1)
if(!(x& (x - 1)) && x)
{
printf("GIVEN NUMBER IS POWER OF 2");
}
EXPLANATION:
Let n be the position of the leftmost 1 bit if x. If x is a power of two, its lone 1 bit is in position n. This means x – 1 has a 0 in position n. To see why, recall how binary subtraction works. When subtracting 1 from x, the borrow propagates all the way to position n; bit n becomes 0 and all lower bits become 1. Now, since x has no 1 bits in common with x – 1, x & (x – 1) is 0, and !(x & (x – 1)) is true.
2)
if(((~x+1)&x)==i)
{
printf("GIVEN NUMBER IS POWER OF 2");
}
EXPLANATION:
The two’s complement of x is computed with ~x + 1, which inverts the bits of x and adds 1 (~x + 1 is equivalent to -x, but negation is technically illegal for an unsigned integer
Let n be the position of the leftmost 1 bit if x.

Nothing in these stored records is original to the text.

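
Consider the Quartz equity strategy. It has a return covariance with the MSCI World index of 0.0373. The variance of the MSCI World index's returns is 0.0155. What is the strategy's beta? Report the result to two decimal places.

2.41

β = Cov(Rp, Rm) / Var(Rm) = 0.0373 / 0.0155 = 2.4065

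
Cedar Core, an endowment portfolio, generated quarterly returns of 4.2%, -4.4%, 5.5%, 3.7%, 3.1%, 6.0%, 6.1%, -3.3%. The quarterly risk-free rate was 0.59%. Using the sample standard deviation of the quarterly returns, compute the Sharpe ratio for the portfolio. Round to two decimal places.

μ = (4.2 − 4.4 + 5.5 + 3.7 + 3.1 + 6 + 6.1 − 3.3) / 8 = 2.6125%
Σ(r − μ)² = (4.2 − 2.6125)² + (-4.4 − 2.6125)² + (5.5 − 2.6125)² + … = 120.0488
sample σ = √(120.0488 / 7) = √17.1498 = 4.1412%
Sharpe = (μ − rf) / σ = (2.6125 − 0.59) / 4.1412 = 2.0225 / 4.1412 = 0.4884

0.49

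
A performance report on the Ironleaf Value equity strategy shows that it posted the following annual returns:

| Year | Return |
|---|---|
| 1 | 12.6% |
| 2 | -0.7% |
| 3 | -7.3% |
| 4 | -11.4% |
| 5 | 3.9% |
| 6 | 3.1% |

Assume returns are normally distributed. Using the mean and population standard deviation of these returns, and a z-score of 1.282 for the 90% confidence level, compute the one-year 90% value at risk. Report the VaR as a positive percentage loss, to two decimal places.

Mean return μ = 0.20 / 6 = 0.0333%
Σ(r − μ)² = 367.3133; population σ = √(367.3133/6) = 7.8242%
VaR = −(μ − z·σ) = −(0.0333 − 1.282 × 7.8242) = −(-9.9973) = 9.9973%

10.00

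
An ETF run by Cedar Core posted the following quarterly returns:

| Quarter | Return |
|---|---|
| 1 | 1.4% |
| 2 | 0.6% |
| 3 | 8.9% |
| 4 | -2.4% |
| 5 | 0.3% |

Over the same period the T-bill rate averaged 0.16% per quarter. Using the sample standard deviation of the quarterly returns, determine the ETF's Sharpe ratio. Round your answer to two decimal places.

μ = (1.4 + 0.6 + 8.9 − 2.4 + 0.3) / 5 = 8.80 / 5 = 1.7600%
Σ(r − μ)² = 71.8920; sample σ = √(71.8920/4) = 4.2395%
Sharpe = (μ − rf) / σ = (1.7600 − 0.16) / 4.2395 = 1.6000 / 4.2395 = 0.3774

0.38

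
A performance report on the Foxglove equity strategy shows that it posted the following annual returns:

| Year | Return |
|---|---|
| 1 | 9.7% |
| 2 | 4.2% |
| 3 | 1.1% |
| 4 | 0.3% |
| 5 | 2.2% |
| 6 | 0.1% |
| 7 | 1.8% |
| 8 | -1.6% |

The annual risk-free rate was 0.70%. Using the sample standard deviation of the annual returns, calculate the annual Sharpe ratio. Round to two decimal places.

0.44

Mean return r̄ = 17.80 / 8 = 2.2250%
Σ(r − r̄)² = 84.0750; sample σ = √(84.0750/7) = 3.4656%
Sharpe = (r̄ − rf) / σ = (2.2250 − 0.7) / 3.4656 = 1.5250 / 3.4656 = 0.4400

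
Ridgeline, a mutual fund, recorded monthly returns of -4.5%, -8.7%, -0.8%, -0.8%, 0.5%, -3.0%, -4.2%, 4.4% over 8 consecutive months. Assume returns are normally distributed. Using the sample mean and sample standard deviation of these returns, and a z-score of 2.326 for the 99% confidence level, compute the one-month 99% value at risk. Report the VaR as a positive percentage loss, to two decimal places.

Mean return μ = -17.10 / 8 = -2.1375%
Σ(r − μ)² = (-4.5 − (-2.1375))² + (-8.7 − (-2.1375))² + … = 106.9188
σ = √[106.9188 / 7] = 3.9082%
VaR = −(μ − z·σ) = −(-2.1375 − 2.326 × 3.9082) = −(-11.2280) = 11.2280%

11.23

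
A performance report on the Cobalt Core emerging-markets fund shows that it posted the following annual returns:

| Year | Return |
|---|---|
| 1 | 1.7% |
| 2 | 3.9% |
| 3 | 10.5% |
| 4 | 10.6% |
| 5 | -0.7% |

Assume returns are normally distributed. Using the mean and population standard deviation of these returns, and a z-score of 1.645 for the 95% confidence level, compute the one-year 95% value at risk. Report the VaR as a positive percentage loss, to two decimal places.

2.37

r̄ = (1.7 + 3.9 + 10.5 + 10.6 − 0.7) / 5 = 26.00 / 5 = 5.2000%
Σ(r − r̄)² = 106.0000; population σ = √(106.0000/5) = 4.6043%
VaR = −(r̄ − z·σ) = −(5.2000 − 1.645 × 4.6043) = −(-2.3741) = 2.3741%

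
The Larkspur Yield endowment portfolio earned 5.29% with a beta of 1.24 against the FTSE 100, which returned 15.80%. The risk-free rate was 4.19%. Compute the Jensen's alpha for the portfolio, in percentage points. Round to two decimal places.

-13.30

CAPM expected return = Rf + β(Rm − Rf) = 4.19% + 1.24 × (15.80% − 4.19%) = 4.19 + 1.24 × 11.61 = 18.5864%
Jensen's α = Rp − E[R] = 5.29% − 18.5864% = -13.2964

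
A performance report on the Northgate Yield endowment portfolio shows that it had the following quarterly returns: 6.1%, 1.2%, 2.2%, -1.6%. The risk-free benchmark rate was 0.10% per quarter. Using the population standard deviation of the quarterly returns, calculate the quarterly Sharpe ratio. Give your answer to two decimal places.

0.68

r̄ = (6.1 + 1.2 + 2.2 − 1.6) / 4 = 1.9750%
Σ(r − r̄)² = 30.4475; population σ = √(30.4475/4) = 2.7590%
Sharpe = (r̄ − rf) / σ = (1.9750 − 0.1) / 2.7590 = 1.8750 / 2.7590 = 0.6796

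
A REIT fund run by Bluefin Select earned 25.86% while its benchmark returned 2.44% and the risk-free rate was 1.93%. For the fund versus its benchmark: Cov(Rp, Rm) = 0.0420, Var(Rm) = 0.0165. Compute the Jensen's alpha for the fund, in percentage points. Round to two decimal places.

β = Cov / Var = 0.0420 / 0.0165 = 2.5455
E[R] = Rf + β(Rm − Rf) = 1.93% + 2.5455 × (2.44% − 1.93%) = 3.2282%
α = Rp − E[R] = 25.86% − 3.2282% = 22.6318

22.63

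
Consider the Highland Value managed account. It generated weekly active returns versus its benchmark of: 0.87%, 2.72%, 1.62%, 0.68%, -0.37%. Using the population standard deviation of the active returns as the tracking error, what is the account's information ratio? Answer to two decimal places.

1.07

r̄ = (0.87 + 2.72 + 1.62 + 0.68 − 0.37) / 5 = 1.1040%
Σ(r − r̄)² = (0.87 − 1.1040)² + (2.72 − 1.1040)² + (1.62 − 1.1040)² + … = 5.2849
σ = √[5.2849 / 5] = 1.0281%
IR = r̄ / tracking error = 1.1040 / 1.0281 = 1.0738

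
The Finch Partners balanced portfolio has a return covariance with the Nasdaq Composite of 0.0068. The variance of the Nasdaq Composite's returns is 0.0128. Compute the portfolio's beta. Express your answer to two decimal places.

β = Cov(Rp, Rm) / Var(Rm) = 0.0068 / 0.0128 = 0.5313

0.53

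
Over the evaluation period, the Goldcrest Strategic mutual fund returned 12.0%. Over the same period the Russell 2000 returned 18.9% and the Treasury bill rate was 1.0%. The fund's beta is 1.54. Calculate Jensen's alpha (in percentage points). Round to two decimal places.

-16.57

CAPM expected return = Rf + β(Rm − Rf) = 1.0% + 1.54 × (18.9% − 1.0%) = 1 + 1.54 × 17.90 = 28.5660%
Jensen's α = Rp − E[R] = 12.0% − 28.5660% = -16.5660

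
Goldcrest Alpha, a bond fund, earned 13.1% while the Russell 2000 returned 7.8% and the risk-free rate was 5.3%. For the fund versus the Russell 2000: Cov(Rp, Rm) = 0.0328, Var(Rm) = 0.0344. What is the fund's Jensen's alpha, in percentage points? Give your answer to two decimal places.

5.42

β = Cov / Var = 0.0328 / 0.0344 = 0.9535
E[R] = Rf + β(Rm − Rf) = 5.3% + 0.9535 × (7.8% − 5.3%) = 7.6838%
α = Rp − E[R] = 13.1% − 7.6838% = 5.4162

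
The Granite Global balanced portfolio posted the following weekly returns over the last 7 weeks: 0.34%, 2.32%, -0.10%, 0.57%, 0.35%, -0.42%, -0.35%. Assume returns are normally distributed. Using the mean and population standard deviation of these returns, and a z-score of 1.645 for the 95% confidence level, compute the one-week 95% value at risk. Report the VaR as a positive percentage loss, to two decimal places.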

If x is a power of two, its lone 1 bit is in position n. This means ~x has a 0 in position n and 1s everywhere else. When 1 is added to ~x, all positions below n become 0 and the 0 at position n becomes 1. In other words, the carry propagates all the way to position n. So what happens is this: negating x inverts all its bits, but adding 1 inverts them back, from position n on down. So, (x & (~x + 1)) == x is true.